Entity mentions considered as argument candidates are limited to: proper nouns,
proper names, personal pronouns, possessive pronouns. Hence, the following text
piece does not constitute a relation mention, as it does not contain a valid
reference to the husband: Her husband went home.
Often sentences contain several references to a certain entity. The annotators
were instructed to choose the one entity reference which is closest and most
relevant to the relation mention.
The following table lists some statistics of the corpus and the annotation:
-------------------------------------------
# Documents 142
-------------------------------------------
# Sentences 25065
-------------------------------------------
# Sentences w/ relation mentions 967
-------------------------------------------
# Relation mentions
(total) 1220
(marriage) 421
(person_parent) 550
(sibling_relationship) 249
-------------------------------------------
The corpus has been annotated by two independent annotators, conflicts were
decided by a third annotator.

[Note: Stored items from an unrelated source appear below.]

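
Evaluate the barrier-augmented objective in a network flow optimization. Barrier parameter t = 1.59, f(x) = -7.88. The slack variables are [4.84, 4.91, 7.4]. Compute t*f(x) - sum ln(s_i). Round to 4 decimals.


Step 1: Compute log-barrier.
ln values: [1.5769, 1.5913, 2.0015]
phi = -(1.5769 + 1.5913 + 2.0015) = -5.1697
Step 2: Compute augmented objective.
t*f(x) = 1.59*-7.88 = -12.5292
Total = -12.5292 - 5.1697 = -17.6989


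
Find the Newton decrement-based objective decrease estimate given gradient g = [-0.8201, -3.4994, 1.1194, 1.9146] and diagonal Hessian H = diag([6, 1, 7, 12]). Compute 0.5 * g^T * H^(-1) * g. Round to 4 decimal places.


Step 1: H is diagonal, so H^(-1) * g = [-0.1367, -3.4994, 0.1599, 0.1596].
Step 2: g^T H^(-1) g = sum_i g_i^2 / H_ii
  = (-0.8201)^2/6 + (-3.4994)^2/1 + (1.1194)^2/7 + (1.9146)^2/12
  = 0.1121 + 12.2458 + 0.179 + 0.3055 = 12.8424
Step 3: Objective decrease = 0.5 * g^T H^(-1) g = 6.4212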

The inter-annotator agreement on the
relation-mention level is as follows:
--------------------------------------------------------------------------------
marriage person_parent sibling_relationship micro-average
--------------------------------------------------------------------------------
agr(A1||A2) 0.8792 0.7258 0.7686 0.7876
agr(A2||A1) 0.8486 0.7846 0.8502 0.8211
F1 0.8636 0.7541 0.8073 0.8040
--------------------------------------------------------------------------------
agr(A||B): proportion of A's annotations that were also marked by B
The inter-annotator agreement on the sentence level is:
--------------------------------------------------------------------------------
marriage person_parent sibling_relationship micro-average
--------------------------------------------------------------------------------
agreement
overall 0.9980 0.9954 0.9975 0.9970
positive 0.9358 0.8745 0.8545 0.8926
negative 0.9990 0.9976 0.9988 0.9985
--------------------------------------------------------------------------------
Cohen’s kappa 0.9348 0.8721 0.8532 0.8910
--------------------------------------------------------------------------------
Pearson's
correlation 0.9349 0.8730 0.8546 0.8554
coefficient
--------------------------------------------------------------------------------
positive/negative agreement: probability, given that one rater makes a positive/
negative rating, the other rater will also do so
(non-directional)
Cohen’s kappa: overall agreement with correction for agreement by chance
Pearson's correlation coefficient: measure of the strength of linear dependence
between two variables
================================================================================
Data format:
--------------------------------------------------------------------------------
Directory structure:
/ - package root
|
|--README - this file
|
|--conll/ - annotation in CoNLL-like format
|
|--xml/ - annotation in XML format
CoNLL-like format:
Files are UTF-8 encoded. Each file corresponds to a news article. Sentences have
been automatically split and segmented. Sentences are separated by blank lines,
each token appears on its own line. Further columns, separated by a tab
character, represent annotated relation mentions, one relation mention per
column. The format is as follows:
(RELATION:ARGUMENT*) : token is a relation argument
(RELATION:ARGUMENT* : token is the beginning of a relation argument
*) : token is the end of a relation argument
* : depending on the prior tokens, this token is/is not part
of a relation mention
XML format:
Files are UTF-8 encoded. Each file corresponds to a news article. The document
text is neither sentence-wise nor token-wise segmented. Relation mentions are
listed at the end of the files, after the text of the article.